You talk to enough CEOs, and you realize everyone has a plan, and simultaneously, everyone is winging it, because nobody controls how things turn out. We want certainty so badly. But the truth is, we only control what we do right now. We don’t control the outcomes. Not fully. Not ever.
So how much is healthy to share?
This is where it gets messy, because I don’t think the answer is “share everything” or “share nothing.” There’s a difference between transparency that builds leadership and transparency that creates fear and noise.
If I share in a way that feels like I’m dumping my anxiety into the room, that’s not leadership. That’s me looking for relief.
But if I share the reality with a container, with context, with a path, with a clear ask, transparency becomes a leadership development tool. It becomes a way for the team to build the muscles they’ll need anyway.

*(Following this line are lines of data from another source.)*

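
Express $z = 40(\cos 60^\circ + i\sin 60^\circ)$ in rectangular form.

a = r cos θ = 40 * 1/2 = 20
b = r sin θ = 40 * sqrt(3)/2 = 20*sqrt(3)
z = 20 + 20*sqrt(3)i


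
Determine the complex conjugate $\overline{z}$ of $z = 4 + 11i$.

If z = a + bi, then conjugate(z) = a - bi
conjugate(4 + 11i) = 4 - 11i


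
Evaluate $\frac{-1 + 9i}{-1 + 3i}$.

Multiply numerator and denominator by conjugate (-1 - 3i):
= (-1 + 9i)(-1 - 3i) / ((-1)^2 + 3^2)
= (28 - 6i) / 10
Divide through by 2: (14 - 3i) / 5
= 14/5 - (3/5)i


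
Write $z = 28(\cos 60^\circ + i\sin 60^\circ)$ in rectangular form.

a = r cos θ = 28 * 1/2 = 14
b = r sin θ = 28 * sqrt(3)/2 = 14*sqrt(3)
z = 14 + 14*sqrt(3)i


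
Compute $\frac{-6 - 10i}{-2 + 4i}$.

Multiply numerator and denominator by conjugate (-2 - 4i):
= (-6 - 10i)(-2 - 4i) / ((-2)^2 + 4^2)
= (-28 + 44i) / 20
Divide through by 4: (-7 + 11i) / 5
= -7/5 + (11/5)i


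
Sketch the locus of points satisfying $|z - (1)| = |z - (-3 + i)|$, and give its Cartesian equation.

|z - z1| = |z - z2| means z is equidistant from z1 and z2,
i.e. the perpendicular bisector of the segment from (1, 0) to (-3, 1) (midpoint (-1, 1/2)).
With z = x + yi, square both sides:
(x - 1)^2 + (y - 0)^2 = (x - (-3))^2 + (y - 1)^2
The x^2 and y^2 terms cancel: -8x + 2y = 10 - 1 = 9
Simplify: 8x - 2y = -9
Locus: Perpendicular bisector of the segment from (1, 0) to (-3, 1): the line 8x - 2y = -9


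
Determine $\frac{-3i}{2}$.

Divisor is real, so divide each part by 2:
= 0 - (3/2)i


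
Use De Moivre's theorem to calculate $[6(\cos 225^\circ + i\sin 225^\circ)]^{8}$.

By De Moivre: z^n = r^n(cos(nθ) + i sin(nθ))
= 6^8(cos(8*225°) + i sin(8*225°))
= 1679616(cos 0° + i sin 0°)
= 1679616


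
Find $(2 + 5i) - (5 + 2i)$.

(2 - 5) + (5 - 2)i = -3 + 3i


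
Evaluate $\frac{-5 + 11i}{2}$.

Divisor is real, so divide each part by 2:
= -5/2 + (11/2)i


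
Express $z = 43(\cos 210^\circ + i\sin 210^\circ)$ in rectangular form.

a = r cos θ = 43 * -sqrt(3)/2 = -43*sqrt(3)/2
b = r sin θ = 43 * -1/2 = -43/2
z = -43*sqrt(3)/2 - (43/2)i


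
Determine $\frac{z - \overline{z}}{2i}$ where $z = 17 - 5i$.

z - conjugate(z) = 2bi
(z - conjugate(z))/(2i) = 2bi/(2i) = b = -5


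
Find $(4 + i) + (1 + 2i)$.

(4 + 1) + (1 + 2)i = 5 + 3i


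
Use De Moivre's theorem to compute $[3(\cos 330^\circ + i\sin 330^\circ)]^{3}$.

By De Moivre: z^n = r^n(cos(nθ) + i sin(nθ))
= 3^3(cos(3*330°) + i sin(3*330°))
= 27(cos 270° + i sin 270°)
= -27i


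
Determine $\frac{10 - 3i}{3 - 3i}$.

Multiply numerator and denominator by conjugate (3 + 3i):
= (10 - 3i)(3 + 3i) / (3^2 + (-3)^2)
= (39 + 21i) / 18
Divide through by 3: (13 + 7i) / 6
= 13/6 + (7/6)i


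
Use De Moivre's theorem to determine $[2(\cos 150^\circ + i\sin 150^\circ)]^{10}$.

By De Moivre: z^n = r^n(cos(nθ) + i sin(nθ))
= 2^10(cos(10*150°) + i sin(10*150°))
= 1024(cos 60° + i sin 60°)
= 512 + 512*sqrt(3)i


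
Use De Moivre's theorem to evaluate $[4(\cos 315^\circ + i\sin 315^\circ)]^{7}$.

By De Moivre: z^n = r^n(cos(nθ) + i sin(nθ))
= 4^7(cos(7*315°) + i sin(7*315°))
= 16384(cos 45° + i sin 45°)
= 8192*sqrt(2) + 8192*sqrt(2)i


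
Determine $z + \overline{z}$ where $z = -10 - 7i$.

z + conjugate(z) = (a + bi) + (a - bi) = 2a
= 2 * (-10) = -20


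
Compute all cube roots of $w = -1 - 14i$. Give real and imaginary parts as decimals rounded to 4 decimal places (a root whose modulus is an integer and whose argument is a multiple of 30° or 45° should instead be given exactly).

|w| = sqrt(197) ≈ 14.035669, arg(w) ≈ 265.914383°
Root modulus = sqrt(197)^(1/3) ≈ 2.412187
Root arguments: θ_k = (arg(w) + 360°k)/3 for k = 0, 1, ..., 2
Compute each root as (root modulus)(cos θ_k + i sin θ_k) using full-precision intermediates, then round to 4 decimal places.
Roots: 0.0573 + 2.4115i, -2.1171 - 1.1561i, 2.0598 - 1.2554i


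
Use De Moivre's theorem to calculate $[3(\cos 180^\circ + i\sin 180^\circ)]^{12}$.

By De Moivre: z^n = r^n(cos(nθ) + i sin(nθ))
= 3^12(cos(12*180°) + i sin(12*180°))
= 531441(cos 0° + i sin 0°)
= 531441


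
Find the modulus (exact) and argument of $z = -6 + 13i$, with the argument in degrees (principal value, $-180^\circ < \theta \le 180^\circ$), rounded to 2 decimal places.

|z| = sqrt((-6)^2 + 13^2) = sqrt(205)
arg(z) = arctan(b/a) = arctan(13/-6) (quadrant-adjusted) = 114.78°


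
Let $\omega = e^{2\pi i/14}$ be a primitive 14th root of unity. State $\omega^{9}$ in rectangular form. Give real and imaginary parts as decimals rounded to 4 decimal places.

ω^9 = e^(2πi·9/14) = e^(i·9π/7)
= cos(9π/7) + i sin(9π/7)
= -0.6235 - 0.7818i


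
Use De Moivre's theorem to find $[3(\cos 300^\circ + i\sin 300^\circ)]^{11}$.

By De Moivre: z^n = r^n(cos(nθ) + i sin(nθ))
= 3^11(cos(11*300°) + i sin(11*300°))
= 177147(cos 60° + i sin 60°)
= 177147/2 + (177147*sqrt(3)/2)i


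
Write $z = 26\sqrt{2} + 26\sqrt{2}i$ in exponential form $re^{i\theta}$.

r = |z| = sqrt((26*sqrt(2))^2 + (26*sqrt(2))^2) = sqrt(1352 + 1352) = sqrt(2704) = 52
θ = arctan(b/a) = arctan(36.7696/36.7696) (quadrant-adjusted) = 45° = π/4
z = 52e^(i*π/4)


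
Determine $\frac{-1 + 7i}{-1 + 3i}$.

Multiply numerator and denominator by conjugate (-1 - 3i):
= (-1 + 7i)(-1 - 3i) / ((-1)^2 + 3^2)
= (22 - 4i) / 10
Divide through by 2: (11 - 2i) / 5
= 11/5 - (2/5)i


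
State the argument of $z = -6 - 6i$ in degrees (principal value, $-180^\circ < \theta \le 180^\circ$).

θ = arctan(b/a) = arctan(-6/-6) (quadrant-adjusted) = -135°


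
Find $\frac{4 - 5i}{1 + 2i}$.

Multiply numerator and denominator by conjugate (1 - 2i):
= (4 - 5i)(1 - 2i) / (1^2 + 2^2)
= (-6 - 13i) / 5
= -6/5 - (13/5)i


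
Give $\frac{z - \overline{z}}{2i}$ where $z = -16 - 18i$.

z - conjugate(z) = 2bi
(z - conjugate(z))/(2i) = 2bi/(2i) = b = -18


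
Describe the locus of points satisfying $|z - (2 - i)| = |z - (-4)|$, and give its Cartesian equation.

|z - z1| = |z - z2| means z is equidistant from z1 and z2,
i.e. the perpendicular bisector of the segment from (2, -1) to (-4, 0) (midpoint (-1, -1/2)).
With z = x + yi, square both sides:
(x - 2)^2 + (y - (-1))^2 = (x - (-4))^2 + (y - 0)^2
The x^2 and y^2 terms cancel: -12x + 2y = 16 - 5 = 11
Simplify: 12x - 2y = -11
Locus: Perpendicular bisector of the segment from (2, -1) to (-4, 0): the line 12x - 2y = -11


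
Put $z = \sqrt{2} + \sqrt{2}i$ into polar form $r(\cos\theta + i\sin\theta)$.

r = |z| = sqrt(a^2 + b^2) = sqrt((sqrt(2))^2 + (sqrt(2))^2) = sqrt(2 + 2) = sqrt(4) = 2
θ = arctan(b/a) = arctan(1.4142/1.4142) (quadrant-adjusted) = 45°
z = 2(cos 45° + i sin 45°)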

Because growth usually happens through adversity. Through being thrown into the fog of war with imperfect information, no guaranteed outcomes, and still needing to make decisions. Decisions that might not pan out. Decisions that might have consequences for people you care about. That’s the part of leadership nobody can fully prepare you for on a slide deck.
Where I’m shifting the beliefs I hold
If you’re building something bigger than yourself, and you’re not a solopreneur, your decisions affect other people. And if other people are going to grow into leaders, they need to experience what it’s like to carry a piece of the load.
Not all of it. Not in a reckless way. Not in a way that makes them feel unsafe or like the ground is constantly shifting under them. But enough that they learn what entrepreneurship actually is.
Because entrepreneurship is a lifestyle choice. There are no guarantees. We’re seeing layoffs everywhere. Even “safe” jobs are not always safe.
So maybe the question isn’t “how do I protect people from uncertainty?” Maybe the question is: How do I help people become the kind of humans who can handle uncertainty?
Where I’m landing, for now
I don’t want to sow fear, and I don’t want to freak people out. I also don’t want to carry it all alone and pretend that’s noble.
So I’m leaning into this: We share the opportunity of finding a path forward. We share the reality of the unknown. We share the consequences, both the wins and the misses. Because that’s how you grow and go pro as a team. Period.
I’m curious where you land
If you’re a CEO, or you’ve been close to a CEO during hard times: How much do you share when things are uncertain? Where’s the line between healthy transparency and unnecessary stress? What have you learned the hard way?
There is clearly not one right answer, but I do think there’s a real conversation here that we aren’t having enough.